Gramsci leitete aus seiner Analyse der faschistischen Herrschaft strategische Überlegungen ab. Er verband den Kampf für den Sozialismus mit der Verteidigung beziehungsweise der Eroberung der Demokratie. Die Arbeiterklasse müsse ihre „politische Hegemonie“ auf der Grundlage der Freiwilligkeit und Überzeugung erringen. Dazu brauche sie Masseneinfluss, der ohne die Überwindung des Sektierertums nicht zu erreichen sei. Auch müsse sie die Eigenständigkeit der Bündnispartner respektieren.

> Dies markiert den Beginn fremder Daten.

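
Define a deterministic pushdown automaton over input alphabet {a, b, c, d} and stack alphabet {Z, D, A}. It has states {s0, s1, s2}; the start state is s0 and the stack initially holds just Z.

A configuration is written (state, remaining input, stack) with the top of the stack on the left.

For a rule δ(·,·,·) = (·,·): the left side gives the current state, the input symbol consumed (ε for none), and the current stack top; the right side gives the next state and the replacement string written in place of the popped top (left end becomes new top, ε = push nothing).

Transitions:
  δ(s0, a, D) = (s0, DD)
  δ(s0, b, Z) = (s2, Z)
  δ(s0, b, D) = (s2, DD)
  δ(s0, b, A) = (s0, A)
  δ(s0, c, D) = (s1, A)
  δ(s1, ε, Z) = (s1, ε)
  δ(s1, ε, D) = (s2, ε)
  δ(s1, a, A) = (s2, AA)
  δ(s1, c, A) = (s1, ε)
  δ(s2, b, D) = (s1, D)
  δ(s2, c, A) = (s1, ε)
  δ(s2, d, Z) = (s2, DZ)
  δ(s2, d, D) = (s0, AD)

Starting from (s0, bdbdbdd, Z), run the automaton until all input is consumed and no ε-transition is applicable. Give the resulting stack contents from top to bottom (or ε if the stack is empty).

ADZ

(s0, bdbdbdd, Z)
  read b, top Z: go to s2, push Z → (s2, dbdbdd, Z)
  read d, top Z: go to s2, push DZ → (s2, bdbdd, DZ)
  read b, top D: go to s1, push D → (s1, dbdd, DZ)
  ε-move, top D: go to s2, push ε → (s2, dbdd, Z)
  read d, top Z: go to s2, push DZ → (s2, bdd, DZ)
  read b, top D: go to s1, push D → (s1, dd, DZ)
  ε-move, top D: go to s2, push ε → (s2, dd, Z)
  read d, top Z: go to s2, push DZ → (s2, d, DZ)
  read d, top D: go to s0, push AD → (s0, ε, ADZ)
All input consumed in state s0 with stack ADZ.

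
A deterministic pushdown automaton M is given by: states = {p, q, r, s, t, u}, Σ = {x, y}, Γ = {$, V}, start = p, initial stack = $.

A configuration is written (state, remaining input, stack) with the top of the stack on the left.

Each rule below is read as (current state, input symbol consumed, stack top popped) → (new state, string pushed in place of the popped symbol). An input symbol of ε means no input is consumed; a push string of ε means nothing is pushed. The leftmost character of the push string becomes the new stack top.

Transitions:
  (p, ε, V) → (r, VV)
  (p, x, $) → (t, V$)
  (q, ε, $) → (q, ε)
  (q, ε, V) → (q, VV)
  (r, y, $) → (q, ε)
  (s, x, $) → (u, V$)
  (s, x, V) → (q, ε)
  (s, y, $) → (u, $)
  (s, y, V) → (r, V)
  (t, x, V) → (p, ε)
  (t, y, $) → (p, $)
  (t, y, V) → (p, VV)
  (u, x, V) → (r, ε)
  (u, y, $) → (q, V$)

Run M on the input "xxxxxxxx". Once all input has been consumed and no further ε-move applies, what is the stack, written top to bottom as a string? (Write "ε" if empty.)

$

(p, xxxxxxxx, $)
  read x, top $: go to t, push V$ → (t, xxxxxxx, V$)
  read x, top V: go to p, push ε → (p, xxxxxx, $)
  read x, top $: go to t, push V$ → (t, xxxxx, V$)
  read x, top V: go to p, push ε → (p, xxxx, $)
  read x, top $: go to t, push V$ → (t, xxx, V$)
  read x, top V: go to p, push ε → (p, xx, $)
  read x, top $: go to t, push V$ → (t, x, V$)
  read x, top V: go to p, push ε → (p, ε, $)
All input consumed in state p with stack $.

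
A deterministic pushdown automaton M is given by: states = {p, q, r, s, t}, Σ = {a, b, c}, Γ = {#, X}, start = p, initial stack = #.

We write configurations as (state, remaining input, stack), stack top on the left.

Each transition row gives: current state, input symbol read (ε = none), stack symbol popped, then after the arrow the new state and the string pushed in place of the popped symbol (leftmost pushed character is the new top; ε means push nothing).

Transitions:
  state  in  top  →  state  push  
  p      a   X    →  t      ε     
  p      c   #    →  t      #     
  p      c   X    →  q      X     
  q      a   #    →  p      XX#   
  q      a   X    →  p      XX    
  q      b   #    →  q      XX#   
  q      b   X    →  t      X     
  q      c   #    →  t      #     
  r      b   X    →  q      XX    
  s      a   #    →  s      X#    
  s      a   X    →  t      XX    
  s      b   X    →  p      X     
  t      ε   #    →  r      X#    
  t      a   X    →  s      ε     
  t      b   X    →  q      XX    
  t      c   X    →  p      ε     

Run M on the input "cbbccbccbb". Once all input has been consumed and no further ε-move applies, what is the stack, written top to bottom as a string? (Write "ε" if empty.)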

Den Kern der Bündnispolitik bildete seine These vom „Historischen Block“, die er später aus dem Kerker heraus vervollständigte. „In keinem Land ist das Proletariat in der Lage, allein die Macht zu erobern und aus eigener Kraft zu behaupten. Es muss sich also Verbündete schaffen, das heißt, es muss eine solche Politik betreiben, die es ihm erlaubt, sich an die Spitze der anderen Klassen, die antikapitalistische Interessen haben, zu stellen und sie in den Kampf zum Sturz der bürgerlichen Gesellschaft führen.“ Ausgehend vom Bündnis der Arbeiter und Bauern entwarf Gramsci ein System von Bündnissen der Arbeiterklasse mit den Mittelschichten und der Intelligenz, in dem er dem Zusammengehen mit den katholischen Volksmassen einen hohen Stellenwert beimaß. Er ging von Lenins Hinweisen für die italienischen Kommunisten auf dem III. KI-Kongress aus, dass die Partei im revolutionären Kampf „die Massen“, die „Mehrheit der Arbeiterklasse“ gewinnt.

Gramsci hielt fest, dass die bürgerlichen Bündnispartner des „Historischen Blocks“ eigene politische Ziele verfolgen, was seitens der KP Zugeständnisse erfordere. In seinen Gefängnisheften präzisierte er später, es müsse sich um einen „ausgeglichenen Kompromiss“ handeln, bei dem die Zugeständnisse der KP „nicht das Wesentliche“, nämlich „die ökonomischen Aktivitäten der führenden Kraft“ betreffen dürften. Er verstand darunter die Beseitigung der kapitalistischen Gesellschaft und die Errichtung einer sozialistischen Ordnung. Das zu verstehen war und ist für das Proletariat besonders schwierig, weil es sich um Schichten handelt, die zwar die politische Macht verloren hatten, aber weiterhin eindeutig über bessere Lebensbedingungen und sogar skandalöse Privilegien verfügten.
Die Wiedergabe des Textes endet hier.